Temos o poder político exercido por governos nacionais, neoliberais, totalmente servis a esse poder econômico, e que, raramente, representam os verdadeiros interesses de suas populações. Não querem legislar sobre o poder econômico.

Por outro lado, não existe um poder político internacional que consiga ser representativo da humanidade e que possa colocar regras e freios ao crescimento insano das agressões do poder econômico sobre o meio ambiente.

Mesmo quando temos governos nacionais mais sensíveis, como o caso da Bolívia, dos governos da Alba (Alternativa Bolivariana para as Américas) ou de pequenos países do Pacífico, esses governos são insuficientes, pois as regras para o meio ambiente devem ser para todo mundo, o planeta é um só e funciona em equilíbrio global. Assim, uma agressão ao meio ambiente, no Brasil, na Austrália ou na China, de certa forma acaba trazendo consequências para todos os seres vivos que habitam esse planeta, em toda parte.

Portanto, em primeiro lugar, será necessário resolver essa contradição: enquanto não tivermos um poder político que tenha força suficiente para, em nome da população, impor condicionantes ao poder econômico, essas conferências serão apenas teatro para enganar alguns incautos.

Em segundo lugar, os analistas e cientistas sérios denunciam que os desequilíbrios ambientais e a crise climática que estamos vivendo têm como causa fundamental o modo de vida imposto pelo consumismo irresponsável da produção capitalista, que produz incansavelmente mercadorias para serem vendidas, não importa suas consequências. Portanto temos que refletir sobre o modo de vida que nos é imposto.

Em terceiro lugar, é urgente que haja campanhas de conscientização de toda população sobre a gravidade dessa crise climática, sobre a vida humana e a vida de todo planeta. Em geral, as pessoas sofrem, muitos pagam com a vida, mas há uma alienação geral, provocada pelo monopólio dos meios de comunicação da burguesia, que ilude as pessoas com o consumismo e com práticas agressoras ao meio ambiente.

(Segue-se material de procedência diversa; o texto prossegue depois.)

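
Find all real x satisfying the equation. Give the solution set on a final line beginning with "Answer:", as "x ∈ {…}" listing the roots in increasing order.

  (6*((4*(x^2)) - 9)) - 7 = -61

Step 1. [(6*((4*(x^2)) - 9)) - 7 = -61] the outer -7 inverts by adding 7. So sub: 6*((4*(x^2)) - 9) = -54.
Step 2. [6*((4*(x^2)) - 9) = -54] leading coefficient 6: divide by 6 ⇒ div: (4*(x^2)) - 9 = -9.
Step 3. [(4*(x^2)) - 9 = -9] -9 is outermost — add 9 both sides ⇒ sub: 4*(x^2) = 0.
Step 4. [4*(x^2) = 0] divide by the outer 4, so div: x^2 = 0.
Step 5. [x^2 = 0] LHS squared, RHS 0 ≥ 0: apply √ (±). So sqrt: x = 0.

Answer: x ∈ {0}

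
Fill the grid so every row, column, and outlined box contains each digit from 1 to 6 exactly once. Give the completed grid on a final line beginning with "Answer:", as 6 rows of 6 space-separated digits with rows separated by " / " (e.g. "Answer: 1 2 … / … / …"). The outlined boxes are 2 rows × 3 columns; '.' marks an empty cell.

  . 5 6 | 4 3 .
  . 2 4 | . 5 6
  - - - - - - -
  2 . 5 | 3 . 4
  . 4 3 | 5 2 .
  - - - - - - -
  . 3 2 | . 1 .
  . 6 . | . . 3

Step 1. [r1c1∈{1}] only 1 remains possible at r1c1. So r1c1=1.
Step 2. [r6c1∈{4,5}] in row 6, 5 fits only at r6c1, so r6c1=5.
Step 3. [r3c5∈{6}] r3c5 is down to just 6. So r3c5=6.
Step 4. [r6c3∈{1}] only 1 remains possible at r6c3, so r6c3=1.
Step 5. [r4c6∈{1}] nothing but 1 survives at r4c6, so r4c6=1.
Step 6. [r3c2∈{1}] r3c2's peers cover all but 1. So r3c2=1.
Step 7. [r4c1∈{6}] r4c1's peers cover all but 6. So r4c1=6.
Step 8. [r6c5∈{4}] nothing but 4 survives at r6c5, so r6c5=4.
Step 9. [r1c6∈{2}] r1c6 is down to just 2. So r1c6=2.
Step 10. [r5c4∈{6}] r5c4 has the single candidate 6. So r5c4=6.
Step 11. [r6c4∈{2}] only 2 remains possible at r6c4, so r6c4=2.
Step 12. [r5c1∈{4}] only 4 remains possible at r5c1 ⇒ r5c1=4.
Step 13. [r5c6∈{5}] r5c6 has the single candidate 5, so r5c6=5.
Step 14. [r2c4∈{1}] r2c4's peers cover all but 1, so r2c4=1.
Step 15. [r2c1∈{3}] r2c1 has the single candidate 3, so r2c1=3.

Answer: 1 5 6 4 3 2 / 3 2 4 1 5 6 / 2 1 5 3 6 4 / 6 4 3 5 2 1 / 4 3 2 6 1 5 / 5 6 1 2 4 3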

Daí que movimentos sociais de todo mundo, ambientalistas, Via Campesina, Marcha Mundial das Mulheres estejam empenhados, junto com alguns governos progressistas, a desenvolver durante 2011 uma grande consulta mundial sobre a crise climática, que terá como objetivo principal conscientizar a população em todo mundo sobre a gravidade dessa crise.

Esse processo de consulta mundial se baseará em cinco temas, já acordados numa conferência realizada em abril deste ano em Cochabamba, na Bolívia, e está relacionado com o modelo capitalista de superprodução; o uso abusivo de recursos humanos e econômicos para gastos militares, que também afetam o meio ambiente; a responsabilidade das empresas que agridem o meio ambiente; e a necessidade de constituir-se um tribunal internacional para julgar e punir todos os crimes ambientais praticados por empresas e governos que hoje estão impunes, pois as legislações nacionais não os controlam.

Teremos ainda um longo caminho pela frente para podermos enfrentar os graves problemas de desequilíbrios ambientais. Certamente não podemos contar com muitos governos, mais preocupados com as empresas que financiaram suas campanhas e/ou com taxas de crescimento econômico. Mas é urgente estimularmos que todos os movimentos sociais e as forças populares debatam esses temas, para gerar uma consciência mundial das mudanças necessárias.